In den letzten Jahren habe ich viele Filial- und Kettenmarken im Druckbereich beraten. Die häufigste Beschwerde: Dasselbe Erscheinungsbild kommt bei Druckerei A zu rotstichig und bei Druckerei B zu gelbstichig heraus
Viele Markenverantwortliche schieben das zuerst auf mangelndes Handwerk der Drucker. Doch wirft man einen Blick in die Produktion, liegt das Problem in der Sprache der übergebenen Dateien
Erst einmal durchatmen
Druckereien arbeiten im CMYK-Vierfarbdruck mit Druckfarben, während Designer am Monitor Lichtfarben im RGB-Farbraum sehen. Diese beiden Farbräume decken sich von Natur aus nicht vollständig
Wer Druckdaten nur als reine CMYK-Werte liefert, ohne Papiereigenschaften und absolute Farbkoordinaten festzulegen, erlebt Überraschungen: Da jede Druckerei Papiere mit unterschiedlicher Saugfähigkeit und andere Farbmarken verwendet, schießt die Farbdifferenz Delta E häufig über 5,0 hinaus – mit bloßem Auge deutlich sichtbar
・Einfluss des Papier-Substrats: Gestrichene und ungestrichene Papiere unterscheiden sich extrem in Tintenabsorption und Reflexionsverhalten
・Farb- und Maschinenabweichungen: Jede Druckmaschine und jede Chargenlieferung von Druckfarben zeigt ein eigenes Wiedergabeverhalten
・Fehlende absolute Koordinaten: CMYK sind relative Werte.
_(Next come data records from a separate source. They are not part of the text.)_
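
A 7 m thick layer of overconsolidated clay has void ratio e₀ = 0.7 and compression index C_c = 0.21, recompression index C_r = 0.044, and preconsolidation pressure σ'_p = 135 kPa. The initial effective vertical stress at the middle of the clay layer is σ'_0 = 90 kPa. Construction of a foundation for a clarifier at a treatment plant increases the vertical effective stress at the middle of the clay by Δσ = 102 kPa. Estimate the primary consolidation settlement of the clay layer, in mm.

S_c ≈ 164 mm

Final effective stress: σ'_f = 90 + 102 = 192 kPa.
σ'_f = 192 > σ'_p = 135 kPa, so the stress path crosses the preconsolidation pressure — recompression up to σ'_p, then virgin compression beyond:
S_c = H/(1+e₀)·[C_r·log₁₀(σ'_p/σ'_0) + C_c·log₁₀(σ'_f/σ'_p)]
    = 7/1.7 × [0.044×log₁₀(135/90) + 0.21×log₁₀(192/135)]
    = 4.1176 × [0.007748 + 0.032123] = 0.1642 m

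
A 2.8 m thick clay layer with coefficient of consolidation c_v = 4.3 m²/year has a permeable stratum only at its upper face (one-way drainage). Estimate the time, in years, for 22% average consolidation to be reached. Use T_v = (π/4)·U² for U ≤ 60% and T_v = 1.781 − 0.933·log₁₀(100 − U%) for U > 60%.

t ≈ 0.0693 years

Drainage path length: H_d = H = 2.8 m (single drainage).
U ≤ 60%: T_v = (π/4)·U² = (π/4)×0.22² = 0.038013.
t = T_v·H_d²/c_v = 0.038013×2.8²/4.3 = 0.06931 years.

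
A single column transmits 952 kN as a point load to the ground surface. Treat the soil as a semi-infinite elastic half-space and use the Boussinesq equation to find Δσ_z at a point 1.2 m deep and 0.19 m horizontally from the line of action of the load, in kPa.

Δσ_z ≈ 297 kPa

Boussinesq vertical stress below a point load on an elastic half-space:
Δσ_z = 3P/(2πz²) · [1 + (r/z)²]^(−5/2)
r/z = 0.19/1.2 = 0.15833; [1+(r/z)²]^(−5/2) = 0.93998.
Δσ_z = 3×952/(2π×1.2²) × 0.93998 = 315.66 × 0.93998 = 296.7 kPa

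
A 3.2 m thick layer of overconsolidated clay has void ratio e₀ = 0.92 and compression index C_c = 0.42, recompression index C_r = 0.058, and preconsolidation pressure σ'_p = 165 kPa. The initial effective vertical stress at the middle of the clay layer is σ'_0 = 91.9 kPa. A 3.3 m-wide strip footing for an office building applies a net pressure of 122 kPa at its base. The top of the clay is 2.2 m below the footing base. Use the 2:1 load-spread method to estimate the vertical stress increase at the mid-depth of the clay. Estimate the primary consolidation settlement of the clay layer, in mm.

Mid-depth of clay below the footing base: z = 2.2 + 3.2/2 = 3.8 m.
Stress increase at mid-clay by the 2:1 spreading method:
Δσ = qB/(B+z) = 122×3.3/(3.3+3.8) = 56.704 kPa
Final effective stress: σ'_f = 91.9 + 56.704 = 148.6 kPa.
σ'_f = 148.6 ≤ σ'_p = 165 kPa, so the clay remains overconsolidated and only the recompression index applies:
S_c = C_r·H/(1+e₀)·log₁₀(σ'_f/σ'_0) = 0.058×3.2/1.92×log₁₀(148.6/91.9)
    = 0.096669 × 0.2087 = 0.02017 m

S_c ≈ 20.2 mm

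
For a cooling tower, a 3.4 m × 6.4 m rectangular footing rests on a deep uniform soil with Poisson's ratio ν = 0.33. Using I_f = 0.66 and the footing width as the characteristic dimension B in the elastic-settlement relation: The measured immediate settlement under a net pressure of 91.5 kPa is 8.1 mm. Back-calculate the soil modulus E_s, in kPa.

E_s ≈ 22600 kPa

S_e = q·B·(1−ν²)/E_s · I_f  ⇒  E_s = q·B·(1−ν²)·I_f / S_e.
E_s = 91.5 × 3.4 × 0.8911 × 0.66 / 0.0081 = 22590 kPa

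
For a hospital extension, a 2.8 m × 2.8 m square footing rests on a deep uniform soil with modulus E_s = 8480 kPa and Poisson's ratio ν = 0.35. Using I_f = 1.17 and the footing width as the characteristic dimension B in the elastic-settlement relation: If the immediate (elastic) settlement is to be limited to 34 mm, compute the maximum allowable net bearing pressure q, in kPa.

S_e = q·B·(1−ν²)/E_s · I_f  ⇒  q = S_e·E_s / (B·(1−ν²)·I_f).
q = 0.034 × 8480 / (2.8 × 0.8775 × 1.17) = 100.3 kPa

q ≈ 100 kPa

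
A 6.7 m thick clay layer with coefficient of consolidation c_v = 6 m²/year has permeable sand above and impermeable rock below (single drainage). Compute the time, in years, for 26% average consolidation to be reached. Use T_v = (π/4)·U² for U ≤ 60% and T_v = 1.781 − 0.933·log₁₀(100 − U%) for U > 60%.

Drainage path length: H_d = H = 6.7 m (single drainage).
U ≤ 60%: T_v = (π/4)·U² = (π/4)×0.26² = 0.053093.
t = T_v·H_d²/c_v = 0.053093×6.7²/6 = 0.3972 years.

t ≈ 0.397 years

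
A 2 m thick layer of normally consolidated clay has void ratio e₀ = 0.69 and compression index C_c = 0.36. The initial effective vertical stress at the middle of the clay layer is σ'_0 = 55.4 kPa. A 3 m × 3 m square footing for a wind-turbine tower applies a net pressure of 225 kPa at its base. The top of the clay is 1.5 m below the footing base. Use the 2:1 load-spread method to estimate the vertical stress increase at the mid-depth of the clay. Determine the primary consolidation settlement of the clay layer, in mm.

Mid-depth of clay below the footing base: z = 1.5 + 2/2 = 2.5 m.
Stress increase at mid-clay by the 2:1 spreading method:
Δσ = qBL/((B+z)(L+z)) = 225×3×3/((3+2.5)(3+2.5)) = 66.942 kPa
Final effective stress: σ'_f = σ'_0 + Δσ = 55.4 + 66.942 = 122.34 kPa.
Normally consolidated clay, so the full stress increment lies on the virgin compression line:
S_c = C_c·H/(1+e₀)·log₁₀(σ'_f/σ'_0) = 0.36×2/(1+0.69)×log₁₀(122.34/55.4)
    = 0.42604 × 0.34406 = 0.1466 m

S_c ≈ 147 mm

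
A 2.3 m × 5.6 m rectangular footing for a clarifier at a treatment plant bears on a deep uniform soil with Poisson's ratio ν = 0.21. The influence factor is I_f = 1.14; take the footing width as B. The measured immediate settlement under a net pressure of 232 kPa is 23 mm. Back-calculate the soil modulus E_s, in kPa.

S_e = q·B·(1−ν²)/E_s · I_f  ⇒  E_s = q·B·(1−ν²)·I_f / S_e.
E_s = 232 × 2.3 × 0.9559 × 1.14 / 0.023 = 25280 kPa

E_s ≈ 25300 kPa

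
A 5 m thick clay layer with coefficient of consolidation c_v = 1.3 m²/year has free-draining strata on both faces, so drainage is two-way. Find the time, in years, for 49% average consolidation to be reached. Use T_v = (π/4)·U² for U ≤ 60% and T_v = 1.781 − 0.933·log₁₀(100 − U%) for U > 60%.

Drainage path length: H_d = H/2 = 2.5 m (double drainage).
U ≤ 60%: T_v = (π/4)·U² = (π/4)×0.49² = 0.18857.
t = T_v·H_d²/c_v = 0.18857×2.5²/1.3 = 0.9066 years.

t ≈ 0.907 years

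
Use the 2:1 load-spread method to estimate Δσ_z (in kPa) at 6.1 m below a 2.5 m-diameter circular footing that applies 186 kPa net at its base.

By the 2:1 method the load spreads at 1 horizontal : 2 vertical, so at depth z the loaded area has grown by z in each plan dimension:
Δσ ≈ qD²/(D+z)² = 186×2.5²/(2.5+6.1)² = 15.718 kPa

Δσ_z ≈ 15.7 kPa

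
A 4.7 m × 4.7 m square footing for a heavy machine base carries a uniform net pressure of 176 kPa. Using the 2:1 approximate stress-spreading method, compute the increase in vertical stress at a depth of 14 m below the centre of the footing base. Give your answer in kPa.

By the 2:1 method the load spreads at 1 horizontal : 2 vertical, so at depth z the loaded area has grown by z in each plan dimension:
Δσ = qBL/((B+z)(L+z)) = 176×4.7×4.7/((4.7+14)(4.7+14)) = 11.118 kPa

Δσ_z ≈ 11.1 kPa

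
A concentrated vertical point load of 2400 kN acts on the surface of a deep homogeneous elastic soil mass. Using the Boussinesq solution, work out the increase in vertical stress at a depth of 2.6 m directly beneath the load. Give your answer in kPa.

Boussinesq vertical stress below a point load on an elastic half-space:
Δσ_z = 3P/(2πz²) · [1 + (r/z)²]^(−5/2)
r/z = 0/2.6 = 0; [1+(r/z)²]^(−5/2) = 1.
Δσ_z = 3×2400/(2π×2.6²) × 1 = 169.51 × 1 = 169.5 kPa

Δσ_z ≈ 170 kPa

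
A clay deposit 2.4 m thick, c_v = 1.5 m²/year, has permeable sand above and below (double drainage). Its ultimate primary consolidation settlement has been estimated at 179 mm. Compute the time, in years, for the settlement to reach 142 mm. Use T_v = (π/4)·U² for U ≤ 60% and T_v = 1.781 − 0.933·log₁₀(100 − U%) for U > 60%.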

Ohne LAB-Werte als absolute Referenz fehlt der Anker zum Abgleich
Drei Datenanker für einen einheitlichen Druckstandard
Wer von mehreren Druckpartnern konsistente Farbergebnisse erwartet, darf keine Andrucke nach dem Motto „sieht etwa ähnlich aus“ übergeben, sondern muss exakte physikalische Rezepturen und Kennzahlen liefern
Wenn ich Farbstandards für Unternehmen aufbaue, fordere ich von der Markenseite immer drei zentrale Datenpunkte:
・Pantone-Sonderfarbnummer: Festlegung einer internationalen Standard-Sonderfarbe als gemeinsame Sprache zwischen allen Druckereien
・Absoluter LAB-Farbraum: Verankerung der Farbe im dreidimensionalen L*a*b*-Koordinatensystem für einen geräteunabhängigen, physikalischen Referenzwert
・Eigenes ICC-Profil: Export spezifischer Farbprofile für verschiedene Papiersorten (z. B. Bilderdruck- oder Naturpapier) zur Einbettung in KI-Layoutdateien
Wird das Design in Illustrator oder Photoshop finalisiert, prüft ein KI-Farbprüftool automatisch, ob das korrekte ICC-Profil zugewiesen ist, und hinterlegt die LAB-Referenzwerte der Hauptmarkenfarbe. So wird die Dateispezifikation direkt an der Quelle abgesichert

Digitale Farbprüfprozesse mit KI und Spektralfotometer
Früher verließ man sich bei der Farbabnahme auf das Auge des Druckers oder des Einkäufers. Unter wechselnden Lichtbedingungen führt das jedoch zu enormen Täuschungen
Ein moderner Farbmanagement-Prozess setzt deshalb auf Messtechnik und automatisierten KI-Abgleich
Sobald der Druckbogen an der Maschine vorliegt, misst das Personal den Bogen mit einem Spektralfotometer (z. B. Geräte von X-Rite). Die Daten fließen in Echtzeit in ein KI-Farbanalysesystem, das die Delta E-Abweichung zum Soll-LAB-Wert der Marke berechnet
Marken mit hohem Anspruch an maßgeschneiderte Akzidenzdrucke können sich für professionelles datenbasiertes Proofing und Serienfertigung direkt an MINDS Printing wenden
・Automatische Erstellung digitaler Farbfächer: Die KI generiert aus der Marken-Farbdatenbank digitale Standarddateien inklusive LAB-Werten und Empfehlungen zur Farbmischung
・Datenbasierte Kommunikation: Bei zu hoher Farbabweichung erhält die Druckerei direkt die Delta E-Daten sowie Spektralkurven zur Korrektur – Schluss mit verbalen Diskussionen
・Automatisierte Prüfberichte: Das System erstellt sofort Freigabezertifikate, was die manuelle Farbabstimmung drastisch verkürzt
Wie setzt man Farbtoleranzen bei Jahresschwankungen und Serienproduktion an?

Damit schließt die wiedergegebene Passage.